Nonetheless, these encouraging changes also resulted in new community concerns, issues such as gentrification and neighborhood affordability.
Jeff shared a few key insights learned from his experiences dealing with freeway removal. The first (and also iterated by Peter Park in our first Highways to Boulevards series) is the public process. Public meetings can help residents to imagine what the space could be without the freeway. In addition, the public process can help engage those who are opposed to the project, allowing them time air their grievances and work through their objections. Jeff Tumlin also noted that opposition to the project dissipated quickly once the project was completed and fears over potential negative impacts never materialized.

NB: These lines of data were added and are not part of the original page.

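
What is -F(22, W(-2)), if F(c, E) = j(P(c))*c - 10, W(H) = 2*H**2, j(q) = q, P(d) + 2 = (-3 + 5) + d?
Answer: -474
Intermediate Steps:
P(d) = d (P(d) = -2 + ((-3 + 5) + d) = -2 + (2 + d) = d)
F(c, E) = -10 + c**2 (F(c, E) = c*c - 10 = c**2 - 10 = -10 + c**2)
-F(22, W(-2)) = -(-10 + 22**2) = -(-10 + 484) = -1*474 = -474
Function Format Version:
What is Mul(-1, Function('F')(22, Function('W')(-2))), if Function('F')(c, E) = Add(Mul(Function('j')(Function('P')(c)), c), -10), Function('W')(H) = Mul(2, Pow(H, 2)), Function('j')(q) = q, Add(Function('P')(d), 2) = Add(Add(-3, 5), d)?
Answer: -474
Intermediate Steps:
Function('P')(d) = d (Function('P')(d) = Add(-2, Add(Add(-3, 5), d)) = Add(-2, Add(2, d)) = d)
Function('F')(c, E) = Add(-10, Pow(c, 2)) (Function('F')(c, E) = Add(Mul(c, c), -10) = Add(Pow(c, 2), -10) = Add(-10, Pow(c, 2)))
Mul(-1, Function('F')(22, Function('W')(-2))) = Mul(-1, Add(-10, Pow(22, 2))) = Mul(-1, Add(-10, 484)) = Mul(-1, 474) = -474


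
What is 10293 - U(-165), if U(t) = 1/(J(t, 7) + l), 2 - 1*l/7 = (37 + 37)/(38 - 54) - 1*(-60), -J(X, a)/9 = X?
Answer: 91515055/8891 ≈ 10293.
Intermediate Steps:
J(X, a) = -9*X
l = -2989/8 (l = 14 - 7*((37 + 37)/(38 - 54) - 1*(-60)) = 14 - 7*(74/(-16) + 60) = 14 - 7*(74*(-1/16) + 60) = 14 - 7*(-37/8 + 60) = 14 - 7*443/8 = 14 - 3101/8 = -2989/8 ≈ -373.63)
U(t) = 1/(-2989/8 - 9*t) (U(t) = 1/(-9*t - 2989/8) = 1/(-2989/8 - 9*t))
10293 - U(-165) = 10293 - (-8)/(2989 + 72*(-165)) = 10293 - (-8)/(2989 - 11880) = 10293 - (-8)/(-8891) = 10293 - (-8)*(-1)/8891 = 10293 - 1*8/8891 = 10293 - 8/8891 = 91515055/8891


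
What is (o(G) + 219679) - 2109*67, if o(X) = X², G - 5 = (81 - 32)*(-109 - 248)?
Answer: 305908520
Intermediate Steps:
G = -17488 (G = 5 + (81 - 32)*(-109 - 248) = 5 + 49*(-357) = 5 - 17493 = -17488)
(o(G) + 219679) - 2109*67 = ((-17488)² + 219679) - 2109*67 = (305830144 + 219679) - 141303 = 306049823 - 141303 = 305908520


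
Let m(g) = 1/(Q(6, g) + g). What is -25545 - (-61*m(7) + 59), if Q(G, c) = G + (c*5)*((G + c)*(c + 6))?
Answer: -151780451/5928 ≈ -25604.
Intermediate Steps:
Q(G, c) = G + 5*c*(6 + c)*(G + c) (Q(G, c) = G + (5*c)*((G + c)*(6 + c)) = G + (5*c)*((6 + c)*(G + c)) = G + 5*c*(6 + c)*(G + c))
m(g) = 1/(6 + 5*g³ + 60*g² + 181*g) (m(g) = 1/((6 + 5*g³ + 30*g² + 5*6*g² + 30*6*g) + g) = 1/((6 + 5*g³ + 30*g² + 30*g² + 180*g) + g) = 1/((6 + 5*g³ + 60*g² + 180*g) + g) = 1/(6 + 5*g³ + 60*g² + 181*g))
-25545 - (-61*m(7) + 59) = -25545 - (-61/(6 + 5*7³ + 60*7² + 181*7) + 59) = -25545 - (-61/(6 + 5*343 + 60*49 + 1267) + 59) = -25545 - (-61/(6 + 1715 + 2940 + 1267) + 59) = -25545 - (-61/5928 + 59) = -25545 - 1*349691/5928 = -25545 - 349691/5928 = -151780451/5928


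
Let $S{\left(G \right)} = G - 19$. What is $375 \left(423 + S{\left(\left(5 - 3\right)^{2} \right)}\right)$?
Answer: $153000$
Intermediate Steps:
$S{\left(G \right)} = -19 + G$
$375 \left(423 + S{\left(\left(5 - 3\right)^{2} \right)}\right) = 375 \left(423 - \left(19 - \left(5 - 3\right)^{2}\right)\right) = 375 \left(423 - \left(19 - 2^{2}\right)\right) = 375 \left(423 + \left(-19 + 4\right)\right) = 375 \left(423 - 15\right) = 375 \cdot 408 = 153000$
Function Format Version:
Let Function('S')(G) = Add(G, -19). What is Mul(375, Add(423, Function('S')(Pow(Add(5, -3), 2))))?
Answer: 153000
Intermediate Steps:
Function('S')(G) = Add(-19, G)
Mul(375, Add(423, Function('S')(Pow(Add(5, -3), 2)))) = Mul(375, Add(423, Add(-19, Pow(Add(5, -3), 2)))) = Mul(375, Add(423, Add(-19, Pow(2, 2)))) = Mul(375, Add(423, Add(-19, 4))) = Mul(375, Add(423, -15)) = Mul(375, 408) = 153000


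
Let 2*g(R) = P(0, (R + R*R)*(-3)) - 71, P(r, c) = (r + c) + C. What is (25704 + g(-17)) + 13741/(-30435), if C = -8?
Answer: 1537335673/60870 ≈ 25256.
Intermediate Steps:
P(r, c) = -8 + c + r (P(r, c) = (r + c) - 8 = (c + r) - 8 = -8 + c + r)
g(R) = -79/2 - 3*R/2 - 3*R²/2 (g(R) = ((-8 + (R + R*R)*(-3) + 0) - 71)/2 = ((-8 + (R + R²)*(-3) + 0) - 71)/2 = ((-8 + (-3*R - 3*R²) + 0) - 71)/2 = ((-8 - 3*R - 3*R²) - 71)/2 = (-79 - 3*R - 3*R²)/2 = -79/2 - 3*R/2 - 3*R²/2)
(25704 + g(-17)) + 13741/(-30435) = (25704 + (-79/2 - 3/2*(-17)*(1 - 17))) + 13741/(-30435) = (25704 + (-79/2 - 3/2*(-17)*(-16))) + 13741*(-1/30435) = (25704 + (-79/2 - 408)) - 13741/30435 = (25704 - 895/2) - 13741/30435 = 50513/2 - 13741/30435 = 1537335673/60870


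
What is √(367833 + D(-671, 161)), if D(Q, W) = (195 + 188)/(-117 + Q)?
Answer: √57100848137/394 ≈ 606.49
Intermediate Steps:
D(Q, W) = 383/(-117 + Q)
√(367833 + D(-671, 161)) = √(367833 + 383/(-117 - 671)) = √(367833 + 383/(-788)) = √(367833 + 383*(-1/788)) = √(367833 - 383/788) = √(289852021/788) = √57100848137/394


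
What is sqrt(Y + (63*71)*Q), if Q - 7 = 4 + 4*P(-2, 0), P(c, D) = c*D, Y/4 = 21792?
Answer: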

In terms of projecting impacts to traffic, Jeff Tumlin emphasized that current traffic modeling is not capable of accurately assessing the impacts of removal. In the case of the Central Freeway, models predicted back-ups stretching all the way to Sacramento after removal. Instead, traffic dispersed through the street grid, transit trips greatly increased, with only a minor, acceptable increase in travel times.
Because of these limits to assessment, Jeff Tumlin emphasized the importance of taking a systems approach to analyzing urban transportation systems. Instead of each road being analyzed independently, it is essential to look at how the grid as a whole operates.
One of the other key lessons Jeff Tumlin shared was of the importance of land value capture. Freeway removal projects tend to open up land for development and can dramatically increase local property values. Effective use of value capture strategies, such as the creation of TIF districts, can help fund removal and development in new areas made available through freeway removal.
As transportation budgets continue to be strained, these strategies become an evermore attractive option for funding removal and can help pay for reinvestment in the community.
This interview and summary were conducted by CNU intern Tim Huff, Master's candidate in the UIC MUPP Program.